Randeep Madokke’s Photography Workshop Unites Skill with Perspective

Spiti Valley in Winters

What does it take for one to become a good photographer apart from the skill and technicalities of photography itself? It takes patience, keen observation, an ability to think and reflect upon what one sees around and the eye for detail in everything apart from a vision, a worldview.

It was this idea that formed the premise behind Randeep Madokke’s approach to teaching photography to others at a recent workshop that he organised in Spiti Valley, Himachal Pradesh. The workshop had participants from all over the country and even some foreign participants made the most out of the workshop.

Randeep Madokke | Image credit – Wikipedia

Randeep Madokke is not only a photographer but also a painter deeply fascinated by both the natural and the social world around himself.

He graduated from the Fine Arts Department of Government College of Chandigarh and is deeply passionate about enriching his understanding of the visual media. He has taken up a wide variety of themes as the central focus of his photographic expeditions among which are the social evil of caste discrimination in India and Nepal, the ecological and geographical landscape of rural Punjab and the condition of the landless labour.

He believes that photography can be used as an important tool for social commentary and that when photographs are taken in a manner that are perceptive and deliver a strong message- they have an immense potential to deeply impact people’s thinking. It is with this zeal that he became the coordinator of the Chandigarh School of Photography that gives participants the practical opportunity to learn and sharpen their photographic skills through a series of outdoor workshops organised all throughout the nation.

The first workshop was recently held in Spite Valley, Himachal Pradesh.

Maddoke feels that with passing time more and more people are showing their interest in photography and that it is fast becoming a popular way to express one’s creativity. He feels extremely enthusiastic about creating awareness about photography as a visual form and to devise creative pedagogic methods to cultivate the art of photography among participants.

He has developed a special module that has a key focus on the history of photography, its evolutionary stages from classical to contemporary, the important role that photography as a media has played in important world events, information about scholarships that are meant to support photographers, the opportunities in the field of photography, detailed work on different kinds of cameras and lenses and interesting field based opportunities.

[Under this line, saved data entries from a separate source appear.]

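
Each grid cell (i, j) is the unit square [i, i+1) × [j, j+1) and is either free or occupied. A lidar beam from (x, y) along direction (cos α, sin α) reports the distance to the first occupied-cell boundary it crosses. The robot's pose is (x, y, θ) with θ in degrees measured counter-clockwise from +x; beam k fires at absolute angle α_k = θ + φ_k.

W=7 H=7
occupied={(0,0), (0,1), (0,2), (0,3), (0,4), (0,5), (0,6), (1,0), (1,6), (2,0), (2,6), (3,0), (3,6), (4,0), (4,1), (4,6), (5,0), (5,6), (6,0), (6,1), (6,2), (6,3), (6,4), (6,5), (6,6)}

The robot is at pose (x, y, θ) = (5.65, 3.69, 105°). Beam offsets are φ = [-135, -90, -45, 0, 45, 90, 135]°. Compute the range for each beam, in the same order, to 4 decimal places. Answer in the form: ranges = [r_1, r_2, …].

beam 1: φ=-135°, α=330°
  cosα=0.8660 sinα=-0.5000 | (5,3) | tMaxX 0.4041 tMaxY 1.3800 | tΔX 1.1547 tΔY 2.0000
    t=0.4041 [x] (6,3) — stop
  → r_1 = 0.4041
beam 2: φ=-90°, α=15°
  cosα=0.9659 sinα=0.2588 | (5,3) | tMaxX 0.3623 tMaxY 1.1977 | tΔX 1.0353 tΔY 3.8637
    t=0.3623 [x] (6,3) — stop
  → r_2 = 0.3623
beam 3: φ=-45°, α=60°
  cosα=0.5000 sinα=0.8660 | (5,3) | tMaxX 0.7000 tMaxY 0.3580 | tΔX 2.0000 tΔY 1.1547
    t=0.3580 [y] (5,4)
    t=0.7000 [x] (6,4) — stop
  → r_3 = 0.7000
beam 4: φ=0°, α=105°
  cosα=-0.2588 sinα=0.9659 | (5,3) | tMaxX 2.5114 tMaxY 0.3209 | tΔX 3.8637 tΔY 1.0353
    t=0.3209 [y] (5,4)
    t=1.3562 [y] (5,5)
    t=2.3915 [y] (5,6) — stop
  → r_4 = 2.3915
beam 5: φ=45°, α=150°
  cosα=-0.8660 sinα=0.5000 | (5,3) | tMaxX 0.7506 tMaxY 0.6200 | tΔX 1.1547 tΔY 2.0000
    t=0.6200 [y] (5,4)
    t=0.7506 [x] (4,4)
    t=1.9053 [x] (3,4)
    t=2.6200 [y] (3,5)
    t=3.0600 [x] (2,5)
    t=4.2147 [x] (1,5)
    t=4.6200 [y] (1,6) — stop
  → r_5 = 4.6200
beam 6: φ=90°, α=195°
  cosα=-0.9659 sinα=-0.2588 | (5,3) | tMaxX 0.6729 tMaxY 2.6660 | tΔX 1.0353 tΔY 3.8637
    t=0.6729 [x] (4,3)
    t=1.7082 [x] (3,3)
    t=2.6660 [y] (3,2)
    t=2.7435 [x] (2,2)
    t=3.7788 [x] (1,2)
    t=4.8140 [x] (0,2) — stop
  → r_6 = 4.8140
beam 7: φ=135°, α=240°
  cosα=-0.5000 sinα=-0.8660 | (5,3) | tMaxX 1.3000 tMaxY 0.7967 | tΔX 2.0000 tΔY 1.1547
    t=0.7967 [y] (5,2)
    t=1.3000 [x] (4,2)
    t=1.9514 [y] (4,1) — stop
  → r_7 = 1.9514

ranges = [0.4041, 0.3623, 0.7000, 2.3915, 4.6200, 4.8140, 1.9514]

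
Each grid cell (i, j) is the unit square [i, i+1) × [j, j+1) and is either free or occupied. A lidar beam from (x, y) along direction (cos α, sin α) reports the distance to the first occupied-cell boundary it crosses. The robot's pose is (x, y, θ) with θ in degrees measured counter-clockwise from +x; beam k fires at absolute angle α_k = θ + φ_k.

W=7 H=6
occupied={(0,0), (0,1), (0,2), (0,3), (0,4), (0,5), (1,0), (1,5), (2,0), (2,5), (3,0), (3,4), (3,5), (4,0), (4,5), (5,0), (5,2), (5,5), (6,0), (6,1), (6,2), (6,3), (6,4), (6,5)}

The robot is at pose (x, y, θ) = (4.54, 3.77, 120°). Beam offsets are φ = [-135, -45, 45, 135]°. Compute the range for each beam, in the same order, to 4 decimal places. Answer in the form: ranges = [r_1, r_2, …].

beam 1: φ=-135°, α=345°
  dir = (cos 345°, sin 345°) = (0.9659, -0.2588); from cell (4,3)
  next x-line at t=0.4762, next y-line at t=2.9751; Δt_x=1.0353, Δt_y=3.8637
    x: enter (5,3) at t=0.4762
    x: enter (6,3) at t=1.5115 ← occupied
  → r_1 = 1.5115
beam 2: φ=-45°, α=75°
  dir = (cos 75°, sin 75°) = (0.2588, 0.9659); from cell (4,3)
  next x-line at t=1.7773, next y-line at t=0.2381; Δt_x=3.8637, Δt_y=1.0353
    y: enter (4,4) at t=0.2381
    y: enter (4,5) at t=1.2734 ← occupied
  → r_2 = 1.2734
beam 3: φ=45°, α=165°
  dir = (cos 165°, sin 165°) = (-0.9659, 0.2588); from cell (4,3)
  next x-line at t=0.5590, next y-line at t=0.8887; Δt_x=1.0353, Δt_y=3.8637
    x: enter (3,3) at t=0.5590
    y: enter (3,4) at t=0.8887 ← occupied
  → r_3 = 0.8887
beam 4: φ=135°, α=255°
  dir = (cos 255°, sin 255°) = (-0.2588, -0.9659); from cell (4,3)
  next x-line at t=2.0864, next y-line at t=0.7972; Δt_x=3.8637, Δt_y=1.0353
    y: enter (4,2) at t=0.7972
    y: enter (4,1) at t=1.8324
    x: enter (3,1) at t=2.0864
    y: enter (3,0) at t=2.8677 ← occupied
  → r_4 = 2.8677

ranges = [1.5115, 1.2734, 0.8887, 2.8677]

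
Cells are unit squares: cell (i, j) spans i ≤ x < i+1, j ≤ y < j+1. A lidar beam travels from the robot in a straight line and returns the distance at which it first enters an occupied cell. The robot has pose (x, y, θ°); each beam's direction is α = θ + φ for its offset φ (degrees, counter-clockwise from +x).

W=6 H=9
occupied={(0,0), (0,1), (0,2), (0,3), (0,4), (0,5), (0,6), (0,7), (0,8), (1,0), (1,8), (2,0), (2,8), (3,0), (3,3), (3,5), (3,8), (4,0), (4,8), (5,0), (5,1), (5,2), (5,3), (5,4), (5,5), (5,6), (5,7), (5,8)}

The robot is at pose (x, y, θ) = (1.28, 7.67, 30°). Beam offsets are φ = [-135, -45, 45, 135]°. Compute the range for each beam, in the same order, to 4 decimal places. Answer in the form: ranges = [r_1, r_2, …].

ranges = [1.0818, 3.8512, 0.3416, 0.2899]

beam 1: φ=-135°, α=255°
  dir = (cos 255°, sin 255°) = (-0.2588, -0.9659); from cell (1,7)
  next x-line at t=1.0818, next y-line at t=0.6936; Δt_x=3.8637, Δt_y=1.0353
    y: enter (1,6) at t=0.6936
    x: enter (0,6) at t=1.0818 ← occupied
  → r_1 = 1.0818
beam 2: φ=-45°, α=345°
  dir = (cos 345°, sin 345°) = (0.9659, -0.2588); from cell (1,7)
  next x-line at t=0.7454, next y-line at t=2.5887; Δt_x=1.0353, Δt_y=3.8637
    x: enter (2,7) at t=0.7454
    x: enter (3,7) at t=1.7807
    y: enter (3,6) at t=2.5887
    x: enter (4,6) at t=2.8160
    x: enter (5,6) at t=3.8512 ← occupied
  → r_2 = 3.8512
beam 3: φ=45°, α=75°
  dir = (cos 75°, sin 75°) = (0.2588, 0.9659); from cell (1,7)
  next x-line at t=2.7819, next y-line at t=0.3416; Δt_x=3.8637, Δt_y=1.0353
    y: enter (1,8) at t=0.3416 ← occupied
  → r_3 = 0.3416
beam 4: φ=135°, α=165°
  dir = (cos 165°, sin 165°) = (-0.9659, 0.2588); from cell (1,7)
  next x-line at t=0.2899, next y-line at t=1.2750; Δt_x=1.0353, Δt_y=3.8637
    x: enter (0,7) at t=0.2899 ← occupied
  → r_4 = 0.2899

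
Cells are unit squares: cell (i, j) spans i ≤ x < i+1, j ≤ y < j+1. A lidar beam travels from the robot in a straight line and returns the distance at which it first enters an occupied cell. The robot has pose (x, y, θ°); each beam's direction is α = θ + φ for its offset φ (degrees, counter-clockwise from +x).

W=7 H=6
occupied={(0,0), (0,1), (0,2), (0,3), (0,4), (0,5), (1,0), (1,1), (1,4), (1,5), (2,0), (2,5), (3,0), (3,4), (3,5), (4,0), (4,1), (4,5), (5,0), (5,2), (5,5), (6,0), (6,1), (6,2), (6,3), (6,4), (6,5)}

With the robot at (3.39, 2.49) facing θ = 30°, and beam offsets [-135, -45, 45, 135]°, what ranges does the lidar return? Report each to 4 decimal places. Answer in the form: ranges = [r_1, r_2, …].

ranges = [1.5426, 1.6668, 1.5633, 2.4743]

beam 1: φ=-135°, α=255°
  direction (-0.2588, -0.9659); cell (3,2); t to first gridline: x 1.5068, y 0.5073 (then +3.8637 / +1.0353)
    (3,1) via y @ 0.5073
    (2,1) via x @ 1.5068
    (2,0) via y @ 1.5426  # hit
  → r_1 = 1.5426
beam 2: φ=-45°, α=345°
  direction (0.9659, -0.2588); cell (3,2); t to first gridline: x 0.6315, y 1.8932 (then +1.0353 / +3.8637)
    (4,2) via x @ 0.6315
    (5,2) via x @ 1.6668  # hit
  → r_2 = 1.6668
beam 3: φ=45°, α=75°
  direction (0.2588, 0.9659); cell (3,2); t to first gridline: x 2.3569, y 0.5280 (then +3.8637 / +1.0353)
    (3,3) via y @ 0.5280
    (3,4) via y @ 1.5633  # hit
  → r_3 = 1.5633
beam 4: φ=135°, α=165°
  direction (-0.9659, 0.2588); cell (3,2); t to first gridline: x 0.4038, y 1.9705 (then +1.0353 / +3.8637)
    (2,2) via x @ 0.4038
    (1,2) via x @ 1.4390
    (1,3) via y @ 1.9705
    (0,3) via x @ 2.4743  # hit
  → r_4 = 2.4743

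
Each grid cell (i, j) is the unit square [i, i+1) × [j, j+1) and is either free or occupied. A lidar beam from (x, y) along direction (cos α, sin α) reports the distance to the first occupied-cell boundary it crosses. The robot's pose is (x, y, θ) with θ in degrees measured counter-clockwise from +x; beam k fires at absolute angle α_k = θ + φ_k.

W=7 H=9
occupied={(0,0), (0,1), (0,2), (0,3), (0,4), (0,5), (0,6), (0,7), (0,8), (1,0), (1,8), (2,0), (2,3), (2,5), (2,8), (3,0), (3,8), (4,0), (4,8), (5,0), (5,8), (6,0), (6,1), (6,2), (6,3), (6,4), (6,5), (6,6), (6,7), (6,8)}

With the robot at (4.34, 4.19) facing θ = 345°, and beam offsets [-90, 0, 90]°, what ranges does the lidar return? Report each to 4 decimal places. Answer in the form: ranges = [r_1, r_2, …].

ranges = [3.3025, 1.7186, 3.9444]

beam 1: φ=-90°, α=255°
  d=(-0.2588,-0.9659)  start (4,4)  tX=1.3137 tY=0.1967  stride 1/|dx|=3.8637 1/|dy|=1.0353
    cross y-line → (4,3), t=0.1967
    cross y-line → (4,2), t=1.2320
    cross x-line → (3,2), t=1.3137
    cross y-line → (3,1), t=2.2673
    cross y-line → (3,0), t=3.3025 (wall)
  → r_1 = 3.3025
beam 2: φ=0°, α=345°
  d=(0.9659,-0.2588)  start (4,4)  tX=0.6833 tY=0.7341  stride 1/|dx|=1.0353 1/|dy|=3.8637
    cross x-line → (5,4), t=0.6833
    cross y-line → (5,3), t=0.7341
    cross x-line → (6,3), t=1.7186 (wall)
  → r_2 = 1.7186
beam 3: φ=90°, α=75°
  d=(0.2588,0.9659)  start (4,4)  tX=2.5500 tY=0.8386  stride 1/|dx|=3.8637 1/|dy|=1.0353
    cross y-line → (4,5), t=0.8386
    cross y-line → (4,6), t=1.8738
    cross x-line → (5,6), t=2.5500
    cross y-line → (5,7), t=2.9091
    cross y-line → (5,8), t=3.9444 (wall)
  → r_3 = 3.9444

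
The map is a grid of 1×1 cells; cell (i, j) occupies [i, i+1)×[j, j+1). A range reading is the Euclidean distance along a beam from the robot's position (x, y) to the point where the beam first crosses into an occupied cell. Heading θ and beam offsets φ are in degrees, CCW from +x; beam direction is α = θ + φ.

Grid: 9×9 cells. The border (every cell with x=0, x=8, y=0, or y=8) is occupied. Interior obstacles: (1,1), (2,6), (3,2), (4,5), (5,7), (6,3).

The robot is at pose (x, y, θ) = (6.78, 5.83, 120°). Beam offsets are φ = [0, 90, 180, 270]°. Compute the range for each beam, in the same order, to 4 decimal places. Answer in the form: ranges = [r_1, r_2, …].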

He believes that when one understands the aesthetics, the history and the development of photography one is able to form a unique perspective that enables one to move from just being a technical expert to becoming capable of letting out an important social message through the art of photography.

The engaging seven-day workshop allowed participants to roam around, explore and take photographs of landscapes, people, monasteries, architecture and so on. He laid emphasis on perspective and idea building as much as he did on the technical aspects of photography, he made sure that he discussed each of the participant’s works in details. The workshop also composed of students working on a travel documentary and exhibiting their works at a photo-exhibition.

He said that the school wanted to build up gradually a team of artists, photographers, painters and teachers who would collectively work towards the cultivation and dissemination of the arts.

We wish Maddoke much success in his creative and passionate endeavour and hope that through his sustained efforts he is able to produce many more creative and capable photographers, artists and pedagogues like himself.